Every two weeks, the families, organized into a club called “Nuevos Amigos” (New Friends), met to have dinner and apportion the cash, which came from a $16,000 grant obtained by Morales, who was then an assistant professor at the University of Texas at El Paso.
The families that volunteered for the study did not know each other. Although Morales admits this seemed problematic, “In retrospect, it should not have been a surprise that this worked, because these folks desired the same sort of things: a better life for themselves, their family and their community.”
By allowing club members to spend grant money, “we set up a structure that rewarded them for doing good,” says Morales. “So often, poor people of Mexican descent think their reward will come in heaven: ‘God will repay you.’ Instead of such diffuse reciprocity, we made it concrete; gave them an opportunity to get rewarded next week.”
Morales readily concedes that the project would not work without the infusion of money.
“But almost no public program works without an infusion of money. I say we should appropriately experiment with alternative means of providing services, and find ways to transform clients into partners,” he says.
Existing skills became the basis for progress, Morales says, noting that the participants themselves organized each meeting. “These people run households, they are already organizers. Why can’t they run a slightly bigger organization, and get a better sense of how it operates?”
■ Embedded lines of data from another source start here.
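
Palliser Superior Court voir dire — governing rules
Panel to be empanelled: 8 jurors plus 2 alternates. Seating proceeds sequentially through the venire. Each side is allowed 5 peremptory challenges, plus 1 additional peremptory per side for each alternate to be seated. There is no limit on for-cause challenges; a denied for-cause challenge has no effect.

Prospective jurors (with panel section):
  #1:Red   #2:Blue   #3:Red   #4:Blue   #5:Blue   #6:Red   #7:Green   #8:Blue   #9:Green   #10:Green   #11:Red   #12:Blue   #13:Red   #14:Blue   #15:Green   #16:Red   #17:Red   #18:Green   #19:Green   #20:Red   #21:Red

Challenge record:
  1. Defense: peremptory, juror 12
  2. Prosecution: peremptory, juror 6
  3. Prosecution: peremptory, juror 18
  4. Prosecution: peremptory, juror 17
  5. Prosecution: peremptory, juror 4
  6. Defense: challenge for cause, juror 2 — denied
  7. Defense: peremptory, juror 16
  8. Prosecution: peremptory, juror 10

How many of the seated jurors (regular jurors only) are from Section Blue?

3

Removed: #4, #6, #10, #12, #16, #17, #18.
Seated jurors 1–8: #1, #2, #3, #5, #7, #8, #9, #11 (alternates #13, #14 not counted).
Of those, in Section Blue: #2, #5, #8 → 3.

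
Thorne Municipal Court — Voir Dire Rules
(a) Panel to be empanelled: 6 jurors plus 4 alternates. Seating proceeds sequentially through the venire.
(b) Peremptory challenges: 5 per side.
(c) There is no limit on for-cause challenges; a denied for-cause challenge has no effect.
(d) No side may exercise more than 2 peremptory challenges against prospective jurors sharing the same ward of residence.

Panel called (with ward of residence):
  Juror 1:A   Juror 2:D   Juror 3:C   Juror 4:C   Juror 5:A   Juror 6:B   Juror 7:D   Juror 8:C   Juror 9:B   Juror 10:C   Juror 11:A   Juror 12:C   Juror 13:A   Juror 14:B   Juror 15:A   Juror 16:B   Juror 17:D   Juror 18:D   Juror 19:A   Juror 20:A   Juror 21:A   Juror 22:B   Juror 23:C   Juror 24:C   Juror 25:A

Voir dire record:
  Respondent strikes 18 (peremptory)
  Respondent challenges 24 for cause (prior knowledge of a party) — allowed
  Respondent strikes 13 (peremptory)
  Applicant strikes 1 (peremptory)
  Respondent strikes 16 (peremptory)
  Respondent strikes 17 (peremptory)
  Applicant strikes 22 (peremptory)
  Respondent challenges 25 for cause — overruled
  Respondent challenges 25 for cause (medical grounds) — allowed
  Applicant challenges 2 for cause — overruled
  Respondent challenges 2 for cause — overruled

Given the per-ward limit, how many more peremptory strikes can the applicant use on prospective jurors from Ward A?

1

Applicant peremptories so far: #1, #22 — 2 of 5 used, 3 left overall.
Against Ward A: #1 — 1 used; per-ward cap 2 leaves 1.
Binding limit: min(3, 1) = 1.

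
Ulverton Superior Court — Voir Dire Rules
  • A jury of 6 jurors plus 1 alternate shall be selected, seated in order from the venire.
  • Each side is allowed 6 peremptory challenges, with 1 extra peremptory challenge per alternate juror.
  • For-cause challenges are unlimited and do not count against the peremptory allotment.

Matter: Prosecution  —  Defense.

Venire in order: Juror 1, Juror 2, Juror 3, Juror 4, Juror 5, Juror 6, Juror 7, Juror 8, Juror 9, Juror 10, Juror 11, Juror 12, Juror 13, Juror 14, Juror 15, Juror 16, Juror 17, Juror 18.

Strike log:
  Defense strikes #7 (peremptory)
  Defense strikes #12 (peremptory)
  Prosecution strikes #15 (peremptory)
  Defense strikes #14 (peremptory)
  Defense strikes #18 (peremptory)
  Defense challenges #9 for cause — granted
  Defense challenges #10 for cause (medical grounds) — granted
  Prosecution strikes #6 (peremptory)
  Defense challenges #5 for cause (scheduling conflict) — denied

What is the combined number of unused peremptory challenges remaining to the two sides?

8

Prosecution allotment: 6 base + 1 × 1 alternate = 7. Defense allotment: 6 base + 1 × 1 alternate = 7.
Prosecution peremptories used: #15, #6 — 2.
Defense peremptories used: #7, #12, #14, #18 — 4 (for-cause on #9, #10, #5 don't count).
Remaining: (7 − 2) + (7 − 4) = 8.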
If existing skills can be applied to the larger world, Morales says, “the implication is that every bureaucrat, when looking across the table, should not see a client or a number, but someone who can cooperate in getting the job done and improving life.”
The social currency approach is not a panacea, Morales says, but rather something that “works around the edges and reduces overall costs in the system, by making people healthier and avoiding the very expensive emergency room visits.”
Morales has no hard evidence of tangible health benefits, which were not assessed in the pilot study. However, the club continued meeting for at least six months after the study ended, indicating that members saw a persistent benefit.
The social currency enabled some parents to pay off health-related debt and buttress their finances during the coming winter by pre-paying utility bills, says Morales.
“Those are concrete things, but the more interesting and possibly long-lasting things are more diaphonous, having to do with the idea that these people learned to manipulate the system, rather than being manipulated by it,” he adds.